Negli ultimi cinque anni il governo di Colombo, in particolare, aveva puntato tutto sul turismo, considerato un settore chiave per la crescita. Nuovi hotel, sempre più lussuosi, stavano aprendo in tutta l’isola: lo Shangri La, uno degli obiettivi dei terroristi nel giorno di Pasqua, era stato inaugurato soltanto due anni fa. L’anno prima nella capitale Colombo aveva aperto il Mövenpick, e pochi mesi fa il Ritz Carlton – tutti hotel da cinque stelle, a dimostrazione del fatto che lo Sri Lanka poteva attrarre un tipo di turismo ricco in grado di generare un indotto economico notevole. Gli attacchi agli hotel frequentati da stranieri ricordano quelli avvenuti a Bali, in Indonesia, nel 2002 (202 morti) e nel 2005 (23 morti). Dopo quelle due tragedie avvenute nell’isola indonesiana più turistica, il governo di Giacarta si trasformò in un modello di antiterrorismo, e anche oggi Bali è una specie di compound controllatissimo. Molti osservatori, però, dubitano che lo Sri Lanka abbia la forza di usare il modello indonesiano. Anche perché la situazione politica, anche oggi, è molto complicata.
In una delle prime conferenze stampa dopo la tragedia, il primo ministro dello Sri Lanka, Ranil Wickremesinghe, ha ammesso la responsabilità delle forze di sicurezza nell’aver ignorato avvertimenti arrivati qualche settimana prima dall’intelligence internazionale e dall’India poche ore prima. In un’intervista alla NDTV, emittente indiana (non a caso: Wickremesinghe è più vicino a New Delhi che a Pechino), il primo ministro ha accusato le Forze dell’ordine di non essere state in grado di prendere precauzioni e di rafforzare la sicurezza nel giorno di Pasqua nonostante gli avvertimenti. È un messaggio per il presidente Maithripala Sirisena, da cui dipendono le Forze armate.

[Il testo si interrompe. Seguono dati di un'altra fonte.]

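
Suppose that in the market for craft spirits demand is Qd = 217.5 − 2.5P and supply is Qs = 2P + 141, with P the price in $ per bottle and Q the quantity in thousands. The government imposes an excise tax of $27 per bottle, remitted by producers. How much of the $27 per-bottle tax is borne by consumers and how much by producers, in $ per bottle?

Consumers bear $12 per bottle; producers bear $15 per bottle.

Before the tax: set 217.5 − 2.5P = 2P + 141 → P* = $17, Q* = 175.
With the tax collected from producers, supply shifts: Qs = 2(P − 27) + 141.
New equilibrium: consumers pay $29, producers receive $2, Q = 145. (Wedge: Pb − Ps = 27.)
Burden on consumers: $12; on producers: $15. (They sum to $27.)
The less price-elastic side of the market bears the larger share of a per-unit tax.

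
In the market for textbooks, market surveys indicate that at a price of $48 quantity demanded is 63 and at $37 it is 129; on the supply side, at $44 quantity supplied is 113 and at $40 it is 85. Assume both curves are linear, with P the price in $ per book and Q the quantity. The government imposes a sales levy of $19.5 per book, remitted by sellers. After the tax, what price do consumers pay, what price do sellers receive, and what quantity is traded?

Consumers pay $52.5; sellers receive $33; quantity = 36.

Demand slope: (129 − 63)/(37 − 48) = -6, so Qd = 351 − 6P.
Supply slope: (85 − 113)/(40 − 44) = 7, so Qs = 7P − 195.
Without the tax, 351 − 6P = 7P − 195 gives 13P = 546, so P* = $42 and Q* = 99.
With the tax collected from sellers, supply shifts: Qs = 7(P − 19.5) − 195.
Solving gives Q = 36 with consumers paying $52.5 and sellers receiving $33 (the $19.5 wedge).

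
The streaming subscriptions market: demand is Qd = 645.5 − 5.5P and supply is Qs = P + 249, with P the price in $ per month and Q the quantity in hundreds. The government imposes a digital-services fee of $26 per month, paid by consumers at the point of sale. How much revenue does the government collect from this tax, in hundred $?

Before the tax: set 645.5 − 5.5P = P + 249 → P* = $61, Q* = 310.
With the tax collected from consumers, demand (in seller-price terms) shifts: Qd = 645.5 − 5.5(P + 26).
Solving gives Q = 288 with consumers paying $65 and suppliers receiving $39 (the $26 wedge).
Revenue = t · Q = 26 · 288 = $7488.

Tax revenue = $7488 hundred.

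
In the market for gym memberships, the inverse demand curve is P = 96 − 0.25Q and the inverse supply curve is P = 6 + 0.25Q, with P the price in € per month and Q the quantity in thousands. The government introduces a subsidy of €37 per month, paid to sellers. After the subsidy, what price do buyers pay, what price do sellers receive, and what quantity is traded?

Buyers pay €32.5; sellers receive €69.5; quantity = 254.

Inverting to Q(P) form: Qd = 384 − 4P; Qs = 4P − 24.
Before the subsidy: set 384 − 4P = 4P − 24 → P* = €51, Q* = 180.
With a per-unit subsidy paid to sellers, each receives P + 37 per unit sold, so supply becomes Qs = 4(P + 37) − 24.
Solving gives Q = 254 with buyers paying €32.5 and sellers receiving €69.5 (the €37 wedge).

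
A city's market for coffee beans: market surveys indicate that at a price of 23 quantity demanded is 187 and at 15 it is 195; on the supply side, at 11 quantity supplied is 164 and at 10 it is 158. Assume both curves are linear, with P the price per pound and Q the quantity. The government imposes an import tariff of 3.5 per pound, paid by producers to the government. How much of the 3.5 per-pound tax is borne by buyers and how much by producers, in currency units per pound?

Demand slope: (195 − 187)/(15 − 23) = -1, so Qd = 210 − P.
Supply slope: (158 − 164)/(10 − 11) = 6, so Qs = 6P + 98.
Before the tax: set 210 − P = 6P + 98 → P* = 16, Q* = 194.
With the tax collected from producers, supply shifts: Qs = 6(P − 3.5) + 98.
Solving gives Q = 191 with buyers paying 19 and producers receiving 15.5 (the 3.5 wedge).
Burden on buyers: 3; on producers: 0.5. (They sum to 3.5.)

Buyers bear 3 per pound; producers bear 0.5 per pound.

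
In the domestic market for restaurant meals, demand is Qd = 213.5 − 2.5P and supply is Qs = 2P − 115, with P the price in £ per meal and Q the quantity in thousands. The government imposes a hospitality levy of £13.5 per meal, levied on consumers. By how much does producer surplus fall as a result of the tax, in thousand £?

Without the tax, 213.5 − 2.5P = 2P − 115 gives 4.5P = 328.5, so P* = £73 and Q* = 31.
With the tax collected from consumers, demand (in seller-price terms) shifts: Qd = 213.5 − 2.5(P + 13.5).
New equilibrium: consumers pay £79, producers receive £65.5, Q = 16. (Wedge: Pb − Ps = 13.5.)
ΔPS is the trapezoid between Q = 16 and Q = 31 of height £7.5: ½ · (31 + 16) · 7.5 = £176.25.

Producer surplus falls by £176.25 thousand.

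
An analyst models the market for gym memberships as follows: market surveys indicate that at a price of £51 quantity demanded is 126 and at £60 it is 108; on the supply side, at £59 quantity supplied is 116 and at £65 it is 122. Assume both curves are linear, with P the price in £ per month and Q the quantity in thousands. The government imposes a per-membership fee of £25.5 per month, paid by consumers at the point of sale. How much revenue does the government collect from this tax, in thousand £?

Tax revenue = £2473.5 thousand.

Demand slope: (108 − 126)/(60 − 51) = -2, so Qd = 228 − 2P.
Supply slope: (122 − 116)/(65 − 59) = 1, so Qs = P + 57.
Before the tax: set 228 − 2P = P + 57 → P* = £57, Q* = 114.
With the tax collected from consumers, demand (in seller-price terms) shifts: Qd = 228 − 2(P + 25.5).
Solving gives Q = 97 with consumers paying £65.5 and suppliers receiving £40 (the £25.5 wedge).
Revenue = t · Q = 25.5 · 97 = £2473.5.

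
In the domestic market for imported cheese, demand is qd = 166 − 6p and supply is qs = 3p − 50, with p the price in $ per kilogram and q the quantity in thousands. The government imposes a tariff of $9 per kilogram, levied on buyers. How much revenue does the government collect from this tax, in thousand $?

Before the tax: set 166 − 6p = 3p − 50 → p* = $24, q* = 22.
With the tax collected from buyers, demand (in seller-price terms) shifts: qd = 166 − 6(p + 9).
New equilibrium: buyers pay $27, producers receive $18, q = 4. (Wedge: pb − ps = 9.)
Revenue = t · Q = 9 · 4 = $36.

Tax revenue = $36 thousand.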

Ma per capire meglio bisogna tornare alla fine dello scorso anno, quando si aprì una gravissima crisi costituzionale nello Sri Lanka. La lotta di potere tra i due aveva portato il presidente Sirisena, a fine ottobre 2018, a rimuovere il primo ministro Wickremesinghe – capo del governo di Colombo dal 2015 – e a sostituirlo con l’ex primo presidente Mahinda Rajapaksa. Dopo due mesi di «esilio forzato» Wickremesinghe era tornato, ma da allora la frattura tra le due più alte cariche dello Stato non si è mai risolta. Molte delle polemiche dopo gli attentati di Pasqua riguardano proprio la crisi politica: il presidente Sirisena ha detto che non era stato informato del pericolo di attacchi islamisti, ma i suoi oppositori sostengono che al primo ministro non era mai stato dato l’accesso alle riunioni per la sicurezza. Una lotta di potere che ha reso ancora più fragile l’apparato di intelligence del Paese. Il presidente ha annunciato che prenderà provvedimenti, e probabilmente la catena di comando della Difesa sarà sostituita. Forse non basterà.